A un spectateur qui lui demande de jouer "All Along The Watchtower" (son plus gros hit US à ce jour), Hendrix répond : "J'ai oublié les paroles. Je n'arrive jamais à me souvenir des paroles des autres."
Et il annonce à la place un titre alors inconnu de son public :
Lover Man, c'est une version solide, Hendrix commence son solo par des phrases très blues, avant d'enclencher sa wah wah et de proposer des traits plus agressifs, contrairement à ce qu'il vient d'annoncer quelques minutes plus tôt, Hendrix arrive tout de même à retenir les paroles des autres songwriters, pour preuve, le groupe lance Like A Rolling Stone, du même Dylan que "All Along The Watchtower"… dont le texte est autrement plus long !
C'est globalement une bonne version, même si de légers soucis de justesse ainsi que deux trois erreurs de mise en place justifient certainement que le groupe n'ait pas retenu ce titre dans la perspective d'un Live, avec le recul, on ne peut que regretter l'absence de version studio définitive de ce titre : les arrangements, le tempo, la guitare Little Winguienne et le chant de Jimi... le potentiel était énorme.
"Ah oui, Aujourd'hui... c'est notre second anniversaire en tant que groupe aujourd'hui."
Après une petite annonce légèrement explicite, le groupe joue
Foxy Lady, malheureusement, les problèmes techniques rencontrés auparavant atteignent des sommets : l'ampli de Jimi lâche en plein solo...On notera la réactivité de Mitch Mitchell, qui tente de meubler comme il peut.
Jimi propose ensuite à l'audience d'écouter
Mitch Mitchell le temps de réparer son matériel, mais à l'impossible nul n'est tenu, et cet intermède instrumental basse/batterie ["Bass/Drum Jam"] (où il n'est pas exclu là encore que Jimi soit lui aussi aux baguettes un moment) traîne en longueur, et manque de direction, au bout d'une dizaine de minutes, la jam se transforme progressivement en Tax Free avec le retour de Jimi (dont le son de guitare reste un peu surprenant), l'improvisation part sur des bases plus calmes que d'habitude, et Jimi joue dans un registre assez blues (on entend un trait évoquant "Get My Heart Back Together"), le groupe reprend le thème sur ce tempo relâché avant de durcir le ton, puis d'accélérer considérablement, musicalement, ce passage (assez court) évoque Cream, et est assez réussi.
L'Experience n'a pas pour autant abattu ses dernières cartes : la version qui suit de
Hey Joe est fabuleuse, le groupe réussit de main de maître les nouveaux arrangements de l'introduction, le chant de Jimi est tout simplement excellent, le premier solo de Jimi, très bon, diffère de la version studio notablement (avec un son proche du Clapton de "Disreali Gears"), a noter aussi une fin de morceau où Mitch Mitchell casse la baraque.
Il va sans dire que retenir ce titre pour le "Live At Winterland" relevait de l'évidence, tout n'est pas parfaitement en place sur
Purple Haze, mais la version est énergique, servie par l'enthousiasme de groupe, là encore, la présence de ce titre sur le "Live At Winterland" se justifie sans problème.
Il n'en va pas de même pour
Wild Thing, déjà présent sur "The Jimi Hendrix Concerts" , on est d'ailleurs loin de la magie de Monterey, d'autant que le solo de Jimi semble plus visuel qu'autre chose... mais que le performer prenne le dessus en fin de concert n'est pas forcément choquant.
Au final ? Quel dommage que l'ampli de Jimi ait cédé en milieu de concert ! Car le groupe était manifestement plus en forme que les deux jours précédents, un concert inégal donc... mais avec de grandes réussites pour le coup ("Fire", "Hey Joe").

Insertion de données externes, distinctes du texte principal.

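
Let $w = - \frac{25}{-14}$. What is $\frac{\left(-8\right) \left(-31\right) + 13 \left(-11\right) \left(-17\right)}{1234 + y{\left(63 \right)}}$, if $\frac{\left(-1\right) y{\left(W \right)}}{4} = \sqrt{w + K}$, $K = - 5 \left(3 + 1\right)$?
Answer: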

San Francisco (Winterland) : 12 octobre 1968 [Second concert]

Titres :
1. Foxy Lady
2. Manic Depression
3. Sunshine Of Your Love
4. Little Wing
5. Spanish Castle Magic
6. Red House
7. Voodoo Child (Slight Return)
8. This Is America (Star Spangled Banner)
9. Purple Haze

Le Jimi Hendrix Experience monte pour la sixième et dernière fois sur la scène du Winterland : pas d'invité, moins de jams... mais toujours de gros problèmes techniques !
Dès l'introduction de
Foxy Lady, il est manifeste que les soucis techniques rencontrés lors du concert donné l'après-midi sont loin d'être résolus, le feed back ne sort pas comme d'habitude mais là encore, Mitch Mitchell impressionne par sa réactivité : il vient au secours de Jimi, remplissant l'espace laissé vacant avec maestria, la partie chantée est interprétée efficacement par le groupe.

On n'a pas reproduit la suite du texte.